Sexy's Back at Men's Fashion Week
The trends of this year’s Men’s Fashion Week were actually set weeks before the scheduled start date. Although Milan and Paris are the official stops on the fashion calendar, the surprise of Jeremy Allen White in a beefcake Calvin Klein campaign jumpstarted the fashion world and took over the public consciousness. In the video advertisement released at the start of January, White strips down on a New York City rooftop to show off his tattooed muscles and sulks around the skyline. The advertisements solidify White’s stardom and boldly declare that sexiness is in for 2024.
In the 21st century, it’s difficult to pinpoint an exact definition of “sexy.” Especially after conversations about body positivity and diversity, a skinny white body is no longer the status quo. When you consider the complexity of sexuality and queerness, sexiness becomes even more perverted and undefinable.

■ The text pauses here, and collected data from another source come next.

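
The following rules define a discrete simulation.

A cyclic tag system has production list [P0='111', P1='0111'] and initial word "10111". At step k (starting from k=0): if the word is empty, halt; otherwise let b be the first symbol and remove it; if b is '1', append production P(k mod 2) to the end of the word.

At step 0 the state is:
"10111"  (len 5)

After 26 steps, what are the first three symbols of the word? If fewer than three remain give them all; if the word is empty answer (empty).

k=0  "10111"  (len 5)
k=1  "0111111"  (len 7)
k=2  "111111"  (len 6)
k=3  "11111111"  (len 8)
k=4  "11111110111"  (len 11)
k=5  "1111110111111"  (len 13)
k=6  "1111101111110111"  (len 16)
k=7  "111101111110111111"  (len 18)
k=8  "111011111101111110111"  (len 21)
k=9  "11011111101111110111111"  (len 23)
k=10  "10111111011111101111110111"  (len 26)
k=11  "0111111011111101111110111111"  (len 28)
k=12  "111111011111101111110111111"  (len 27)
k=13  "11111011111101111110111111111"  (len 29)
k=14  "11110111111011111101111111110111"  (len 32)
k=15  "1110111111011111101111111110111111"  (len 34)
k=16  "1101111110111111011111111101111110111"  (len 37)
k=17  "101111110111111011111111101111110111111"  (len 39)
k=18  "011111101111110111111111011111101111110111"  (len 42)
k=19  "11111101111110111111111011111101111110111"  (len 41)
k=20  "11111011111101111111110111111011111101110111"  (len 44)
k=21  "1111011111101111111110111111011111101110111111"  (len 46)
k=22  "1110111111011111111101111110111111011101111110111"  (len 49)
k=23  "110111111011111111101111110111111011101111110111111"  (len 51)
k=24  "101111110111111111011111101111110111011111101111110111"  (len 54)
k=25  "01111110111111111011111101111110111011111101111110111111"  (len 56)
k=26  "1111110111111111011111101111110111011111101111110111111"  (len 55)

111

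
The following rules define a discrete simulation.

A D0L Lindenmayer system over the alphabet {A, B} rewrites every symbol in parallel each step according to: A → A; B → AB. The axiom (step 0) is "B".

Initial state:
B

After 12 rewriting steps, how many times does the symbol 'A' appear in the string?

k=0  B
k=1  AB
k=2  AAB
k=3  AAAB
k=4  AAAAB
k=5  AAAAAB
k=6  AAAAAAB
k=7  AAAAAAAB
k=8  AAAAAAAAB
k=9  AAAAAAAAAB
k=10  AAAAAAAAAAB
k=11  AAAAAAAAAAAB
k=12  AAAAAAAAAAAAB

12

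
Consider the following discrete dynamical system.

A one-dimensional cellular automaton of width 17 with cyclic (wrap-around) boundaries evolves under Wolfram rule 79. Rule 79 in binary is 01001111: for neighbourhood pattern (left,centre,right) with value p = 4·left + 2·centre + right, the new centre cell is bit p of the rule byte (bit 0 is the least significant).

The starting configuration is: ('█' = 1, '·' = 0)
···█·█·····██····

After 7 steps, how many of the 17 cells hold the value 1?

[0] ···█·█·····██····
[1] ████·█·██████·███
[2] ···█·█·█····█·█··
[3] ████·█·█·████·█·█
[4] ···█·█·█·█··█·█·█
[5] ·███·█·█·█·██·█·█
[6] ·█·█·█·█·█·██·█·█
[7] ·█·█·█·█·█·██·█·█

9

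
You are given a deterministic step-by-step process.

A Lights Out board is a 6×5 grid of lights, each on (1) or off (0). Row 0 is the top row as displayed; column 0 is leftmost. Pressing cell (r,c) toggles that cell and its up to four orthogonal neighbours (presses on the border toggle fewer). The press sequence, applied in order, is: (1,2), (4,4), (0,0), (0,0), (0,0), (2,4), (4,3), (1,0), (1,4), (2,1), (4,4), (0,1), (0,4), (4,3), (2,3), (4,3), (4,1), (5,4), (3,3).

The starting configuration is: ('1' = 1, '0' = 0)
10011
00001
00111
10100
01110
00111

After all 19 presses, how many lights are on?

0) 10011
00001
00111
10100
01110
00111
1) 10111
01111
00011
10100
01110
00111
2) 10111
01111
00011
10101
01101
00110
3) 01111
11111
00011
10101
01101
00110
4) 10111
01111
00011
10101
01101
00110
5) 01111
11111
00011
10101
01101
00110
6) 01111
11110
00000
10100
01101
00110
7) 01111
11110
00000
10110
01010
00100
8) 11111
00110
10000
10110
01010
00100
9) 11110
00101
10001
10110
01010
00100
10) 11110
01101
01101
11110
01010
00100
11) 11110
01101
01101
11111
01001
00101
12) 00010
00101
01101
11111
01001
00101
13) 00001
00100
01101
11111
01001
00101
14) 00001
00100
01101
11101
01110
00111
15) 00001
00110
01010
11111
01110
00111
16) 00001
00110
01010
11101
01001
00101
17) 00001
00110
01010
10101
10101
01101
18) 00001
00110
01010
10101
10100
01110
19) 00001
00110
01000
10010
10110
01110

12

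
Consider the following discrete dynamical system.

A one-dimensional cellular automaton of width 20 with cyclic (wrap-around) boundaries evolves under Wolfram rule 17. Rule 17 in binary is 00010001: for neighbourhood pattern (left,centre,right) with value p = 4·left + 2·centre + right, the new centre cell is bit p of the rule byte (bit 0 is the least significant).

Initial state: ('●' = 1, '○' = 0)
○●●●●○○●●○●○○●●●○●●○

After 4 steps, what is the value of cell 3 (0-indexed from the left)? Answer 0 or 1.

step 0: ○●●●●○○●●○●○○●●●○●●○
step 1: ○○○○○●○○○○○●○○○○○○○●
step 2: ●●●●○○●●●●○○●●●●●●○○
step 3: ○○○○●○○○○○●○○○○○○○●○
step 4: ●●●○○●●●●○○●●●●●●○○●

0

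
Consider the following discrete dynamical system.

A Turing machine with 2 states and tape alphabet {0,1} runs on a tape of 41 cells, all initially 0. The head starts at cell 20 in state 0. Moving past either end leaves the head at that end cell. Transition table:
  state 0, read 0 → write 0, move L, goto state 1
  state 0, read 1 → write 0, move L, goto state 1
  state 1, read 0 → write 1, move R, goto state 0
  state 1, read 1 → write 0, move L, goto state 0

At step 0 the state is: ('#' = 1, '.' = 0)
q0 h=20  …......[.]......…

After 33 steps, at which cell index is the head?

[0] q0 h=20  …......[.]......…
[1] q1 h=19  …......[.]......…
[2] q0 h=20  ….....#[.]......…
[3] q1 h=19  …......[#]......…
[4] q0 h=18  …......[.]......…
[5] q1 h=17  …......[.]......…
[6] q0 h=18  ….....#[.]......…
[7] q1 h=17  …......[#]......…
[8] q0 h=16  …......[.]......…
[9] q1 h=15  …......[.]......…
[10] q0 h=16  ….....#[.]......…
[11] q1 h=15  …......[#]......…
[12] q0 h=14  …......[.]......…
[13] q1 h=13  …......[.]......…
[14] q0 h=14  ….....#[.]......…
[15] q1 h=13  …......[#]......…
[16] q0 h=12  …......[.]......…
[17] q1 h=11  …......[.]......…
[18] q0 h=12  ….....#[.]......…
[19] q1 h=11  …......[#]......…
[20] q0 h=10  …......[.]......…
[21] q1 h= 9  …......[.]......…
[22] q0 h=10  ….....#[.]......…
[23] q1 h= 9  …......[#]......…
[24] q0 h= 8  …......[.]......…
[25] q1 h= 7  …......[.]......…
[26] q0 h= 8  ….....#[.]......…
[27] q1 h= 7  …......[#]......…
[28] q0 h= 6  |......[.]......…
[29] q1 h= 5  |.....[.]......…
[30] q0 h= 6  |.....#[.]......…
[31] q1 h= 5  |.....[#]......…
[32] q0 h= 4  |....[.]......…
[33] q1 h= 3  |...[.]......…

3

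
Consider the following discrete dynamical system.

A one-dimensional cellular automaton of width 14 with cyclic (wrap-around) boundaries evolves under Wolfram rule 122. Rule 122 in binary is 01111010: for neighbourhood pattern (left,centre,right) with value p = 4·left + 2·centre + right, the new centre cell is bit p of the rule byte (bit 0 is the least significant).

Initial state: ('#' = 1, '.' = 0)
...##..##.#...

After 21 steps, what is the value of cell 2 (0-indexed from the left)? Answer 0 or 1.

1

0) ...##..##.#...
1) ..########.#..
2) .##......##.#.
3) ####....####.#
4) ...##..##..###
5) #.##########.#
6) ###........###
7) ..##......##..
8) .####....####.
9) ##..##..##..##
10) .############.
11) ##..........##
12) .##........##.
13) ####......####
14) ...##....##...
15) ..####..####..
16) .##..####..##.
17) ######..######
18) .....####.....
19) ....##..##....
20) ...########...
21) ..##......##..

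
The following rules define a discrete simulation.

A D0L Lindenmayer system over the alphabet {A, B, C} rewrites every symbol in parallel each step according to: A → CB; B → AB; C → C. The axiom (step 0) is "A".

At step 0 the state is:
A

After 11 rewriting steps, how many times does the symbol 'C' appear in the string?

89

step 0: A
step 1: CB
step 2: CAB
step 3: CCBAB
step 4: CCABCBAB
step 5: CCCBABCABCBAB
step 6: CCCABCBABCCBABCABCBAB
step 7: CCCCBABCABCBABCCABCBABCCBABCABCBAB
step 8: CCCCABCBABCCBABCABCBABCCCBABCABCBABCCABCBABCCBABCABCBAB
step 9: CCCCCBABCABCBABCCABCBABCCBABCABCBABCCCABCBABCCBABCABCBABCCCBABCABCBABCCABCBABCCBABCABCBAB
step 10: CCCCCABCBABCCBABCABCBABCCCBABCABCBABCCABCBABCCBABCABCBABCC…CBABCCCABCBABCCBABCABCBABCCCBABCABCBABCCABCBABCCBABCABCBAB  (len 144)
step 11: CCCCCCBABCABCBABCCABCBABCCBABCABCBABCCCABCBABCCBABCABCBABC…CBABCCCABCBABCCBABCABCBABCCCBABCABCBABCCABCBABCCBABCABCBAB  (len 233)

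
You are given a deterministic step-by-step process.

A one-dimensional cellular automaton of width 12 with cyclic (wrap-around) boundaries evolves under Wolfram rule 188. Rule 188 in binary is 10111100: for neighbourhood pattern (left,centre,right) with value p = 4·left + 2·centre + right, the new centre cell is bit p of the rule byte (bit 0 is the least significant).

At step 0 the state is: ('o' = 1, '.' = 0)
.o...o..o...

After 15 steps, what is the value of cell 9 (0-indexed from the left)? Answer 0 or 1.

t=0: .o...o..o...
t=1: .oo..oo.oo..
t=2: .o.o.o.oo.o.
t=3: .ooooooo.ooo
t=4: ooooooo.ooo.
t=5: oooooo.ooo.o
t=6: ooooo.ooo.oo
t=7: oooo.ooo.ooo
t=8: ooo.ooo.oooo
t=9: oo.ooo.ooooo
t=10: o.ooo.oooooo
t=11: .ooo.ooooooo
t=12: ooo.ooooooo.
t=13: oo.ooooooo.o
t=14: o.ooooooo.oo
t=15: .ooooooo.ooo

1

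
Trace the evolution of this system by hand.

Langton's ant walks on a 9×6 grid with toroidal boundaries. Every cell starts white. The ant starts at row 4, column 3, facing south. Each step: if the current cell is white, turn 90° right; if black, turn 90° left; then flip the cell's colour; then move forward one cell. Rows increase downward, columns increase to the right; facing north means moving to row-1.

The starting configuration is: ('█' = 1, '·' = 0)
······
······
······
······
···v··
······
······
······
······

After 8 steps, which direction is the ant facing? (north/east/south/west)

gen 0: ······
······
······
······
···v··
······
······
······
······
gen 1: ······
······
······
······
··<█··
······
······
······
······
gen 2: ······
······
······
··^···
··██··
······
······
······
······
gen 3: ······
······
······
··█>··
··██··
······
······
······
······
gen 4: ······
······
······
··██··
··█v··
······
······
······
······
gen 5: ······
······
······
··██··
··█·>·
······
······
······
······
gen 6: ······
······
······
··██··
··█·█·
····v·
······
······
······
gen 7: ······
······
······
··██··
··█·█·
···<█·
······
······
······
gen 8: ······
······
······
··██··
··█^█·
···██·
······
······
······

north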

At Sabato De Sarno’s Gucci menswear debut, his answer to sexiness was obvious. He styled tank tops with necklines below the pecs and overlaid large duster coats that exposed the models' collar bones. Most looks were accessorized with ribbon-esque ties long enough to become a leash, almost begging to be pulled. Sabato’s proposal was an in-your-face sexiness that demanded flirtation. His heavy leather coats, chunky knits and blazers with defined lapels could be worn conservatively, but as styled in the collection, they fed the viewers' interest in the body under the clothing rather than in the clothes themselves.
Conservatism can definitely be sexy, too. Fendi presented a collection of a beautiful wardrobe with provocative textures. Layered shirting has become a major trend this season: shirts on shirts, sweaters on sweaters and tank tops on tank tops. It’s tautological and functional nonsense, but the emotional and physical feeling of the layers is palpable. Fendi styled tonal cardigans over knit polos and triple-layered tank tops in different colors. It seems like an oxymoron that putting on an excessive amount of clothes would read as sexy, but the layers of clothing create a silhouette that projects eroticism. It makes you wonder: What’s underneath? Maybe the man wearing them doesn’t have much emotional depth, but his layers and layers of clothing are a suitable replacement for his personality. Is this the modern-day himbo?
Seduction was the name of the game at Jonathan Anderson’s Loewe. Anderson collaborated with American multimedia artist Richard Hawkins, who created video collages featuring everyone’s favorite online boyfriends. The runway was lined with video screens shaped like cathedral windows with Loewe house ambassadors Jamie Dornan, Omar Apollo and others flexing their muscles and staring longingly into the camera. In conversation with the video installations, the clothes spoke to modern desire. Models were bare-chested or had big enough slits in their jackets to expose their six-packs. All of the clothes were designed with their online appearance in mind. Low-top sneakers with high socks and coats over cardigans were all Frankenstein amalgamations of trompe-l'oeil. The IRL practicality of the clothes does not matter because when worn in thirst-trap TikToks or Instagram outfit pictures, the 2D flattening of the digital world removes any need for functionality. It’s difficult to find connection in the world of dating apps, Instagram DMs and doom scrolling, but Anderson designed the perfect wardrobe for digital personas. To be sexy today is to look good on Instagram or the For You Page; it’s less important to look that good in person.
Rick Owens presented a more empathetic, emotional understanding of love and desire. Although Owens is characterized as avante-garde or aesthetically dense, he proved that he has a true understanding of clothing as a language. The humongous inflated boots, knit head-to-toe jumpsuits and structural puffer jackets shaped the models’ bodies with beautiful silhouettes. The most notable series of looks were the three furry balls of fabric that embraced the models in warmth and protection. In a way, these fabric balls mimic the physical sensation of embracing and being held by another person. Season after season, Owens remains incredibly optimistic about the ongoing chaos of the world. Even amidst wars, economic crises and technological revolutions, he has found a way to communicate the grotesque beauty of the human experience. This collection balances the universal concept of romantic desire with the world’s external destruction. The clothes are armor for the apocalypse, but they also remind viewers of how art and humanity can be catalysts for good. If there’s anyone who will guide us through the ultraviolence into the light, it’ll be Rick Owens.
Sex is certainly back for 2024, but it never left to begin with. The pursuit to feel desired and sexy is a persistent aspect of the human condition. These recent men’s collections only created a new commercial language for how sexiness can be monetized. People no longer aspire to a certain physical look achieved through fitness; instead, sexiness is tied to material goods.
The world has reached a stage where everything is commodified: wellness, identities and politics. Now you can be sexy too if you buy not one Fendi tank top but three. You can replace the feeling of being held in the arms of a lover with a Rick Owens jacket.
This is possibly too much capitalist pessimism undercutting the artful seduction of the clothing presented this season. Anything that can soothe the yearning, lust and eternal delusion is of immense value to ease the human heart. Maybe beautiful clothes are the antidote to the ennui of being alone.